След человека на земле… То, что остается после нас… Что она должна чувствовать, встречаясь с тем, что от нее осталось? Не слишком ли мало? Картина вдруг кажется мне горсткой пепла, в которую превращается огромная жизнь, жизнь, наполненная миллионами мыслей и смыслов, тысячами оттенков чувств, сотнями граней характера.
- Откуда это у вас? - задает она вопрос, которого я жду.
- Вам самой она нравится? - я не спешу отвечать.
- Это моя последняя вещь. Я продала ее незадолго до знакомства с Максом. И очень жалела об этом. То, что у меня ее купили, было для меня чем-то вроде высокой оценки, признания меня как художницы. Дело не в деньгах, хотя мне за нее заплатили очень много: это только повысило мою собственную ценность в моих глазах - понимаете, что я хочу сказать? Это значило, что кому-то нравится то, что я делаю, кто-то понимает меня, кто-то заметил меня.
- Да, я вас понимаю, - киваю я, - такие вещи дают вдохновение, я прав?
- Да, - она задумчиво улыбается. - Собственно, мне даже не дали подумать. Я была уверена, что клиент этого салона посмотрит на картину и вернет ее мне… Я не думаю, что хозяин салона обманул меня, он ведь получил комиссионные и прислал мне документы о продаже. Там даже указывалось, какие налоги он заплатил. Но потом я жалела… Я бы хотела, чтобы она осталась у Макса. Откуда она у вас?
- Вы не помните? Я был тем самым мальчиком, который приезжал к вам за картиной, а потом привез за нее деньги…
Она смотрит на меня, приподняв брови: возможно, мальчишку-посыльного она и помнит. Но я сильно изменился с тех пор…
- Не знаю, обрадуетесь вы или нет, - мне нравится удивлять ее и развенчивать некоторые ее заблуждения. - Я выкупил ее у матери Макса незадолго до ее смерти.
Я загадочно улыбаюсь.
- Макс нашел ее? - лицо ее освещается, и мне вовсе не хочется, чтобы оно снова потемнело. - Макс ее выкупил? Но ведь она стоила безумных денег!

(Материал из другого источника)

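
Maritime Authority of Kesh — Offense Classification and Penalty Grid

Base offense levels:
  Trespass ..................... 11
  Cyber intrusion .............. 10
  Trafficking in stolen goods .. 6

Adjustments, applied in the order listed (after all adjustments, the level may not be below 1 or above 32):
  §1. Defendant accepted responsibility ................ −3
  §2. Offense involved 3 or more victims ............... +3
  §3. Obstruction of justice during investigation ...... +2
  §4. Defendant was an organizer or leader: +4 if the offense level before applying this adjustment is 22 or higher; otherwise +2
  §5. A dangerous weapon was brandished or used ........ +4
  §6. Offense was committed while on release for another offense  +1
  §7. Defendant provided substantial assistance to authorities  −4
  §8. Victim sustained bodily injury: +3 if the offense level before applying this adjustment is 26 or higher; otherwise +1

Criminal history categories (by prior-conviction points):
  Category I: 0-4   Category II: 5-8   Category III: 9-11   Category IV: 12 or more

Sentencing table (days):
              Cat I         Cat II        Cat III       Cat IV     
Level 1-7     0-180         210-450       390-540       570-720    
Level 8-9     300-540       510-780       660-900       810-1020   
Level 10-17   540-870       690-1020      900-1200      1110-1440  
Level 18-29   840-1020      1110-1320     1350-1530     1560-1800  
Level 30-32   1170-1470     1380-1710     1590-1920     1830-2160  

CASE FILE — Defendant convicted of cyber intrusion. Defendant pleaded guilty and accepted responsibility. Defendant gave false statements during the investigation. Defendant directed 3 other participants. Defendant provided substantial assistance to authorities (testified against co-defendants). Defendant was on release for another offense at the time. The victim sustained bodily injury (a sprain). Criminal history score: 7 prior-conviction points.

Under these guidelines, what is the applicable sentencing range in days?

Base offense level for cyber intrusion: 10.
§1 applies: 10 − 3 = 7.
§2 does not apply.
§3 applies: 7 + 2 = 9.
§4 applies (level before this adjustment is 9 < 22, so +2): 9 + 2 = 11.
§5 does not apply.
§6 applies: 11 + 1 = 12.
§7 applies: 12 − 4 = 8.
§8 applies (level before this adjustment is 8 < 26, so +1): 8 + 1 = 9.
Final offense level: 9.
Criminal history: 7 prior points → Category II (5-8).
Level 9 falls in the 8-9 band.
Grid: Level 8-9 × Category II = 510-780 days.

510-780 days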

- Макс получил ее в подарок.
Моргота нисколько не волновало поведение Стаси. Каждый раз, когда она бросала трубку в ответ на его «Это я», он испытывал что-то вроде облегчения. Ни оправдываться, ни просить извинений он не собирался и думал только о том, что Макс наговорит ему по этому поводу много умного и интересного. Впрочем, оправдываться перед Максом он тоже не собирался: сам бы попробовал изображать из себя «рыцаря», достойного утонченной и ранимой души Стаси Серпенки, ее идиотских комплексов и не менее идиотских стереотипов.
Поэтесса, конечно, по сравнению со Стасей была исключительной дурой, но то, что она из себя ломала, было немного поближе к реальной жизни. Стася же, напротив, дурочкой прикидывалась, но таковой не являлась.
Тосковать по ее картине он начал на следующую ночь. Рана на щиколотке воспалилась, Моргот долго не мог уснуть, несмотря на перевязку Салеха и две съеденные таблетки анальгина, и картина «Эпилог» всплыла в его памяти сама собой. Мрачное полотно тянуло его к себе, он вдруг осознал, что не помнит всех деталей, не понимает, как из них сложилось это тягостное ощущение обреченности. Ему нравилось ощущать обреченность: это щекотало нервы, придавало жизни немного сумрачной романтики, создавая черный ореол вокруг его личности, подчеркивая демоническую сущность.
Моргот не боялся смерти в том смысле, в каком ее боится большинство людей. Его вера в неразрушимость собственной личности, в невозможность исчезновения была подобна наивной убежденности ребенка, который не представляет себе мира без себя. И веру эту не могли поколебать ни знания, ни здравый смысл. Никаких религий он не исповедовал и считал, что смерть - это взлет, освобождение.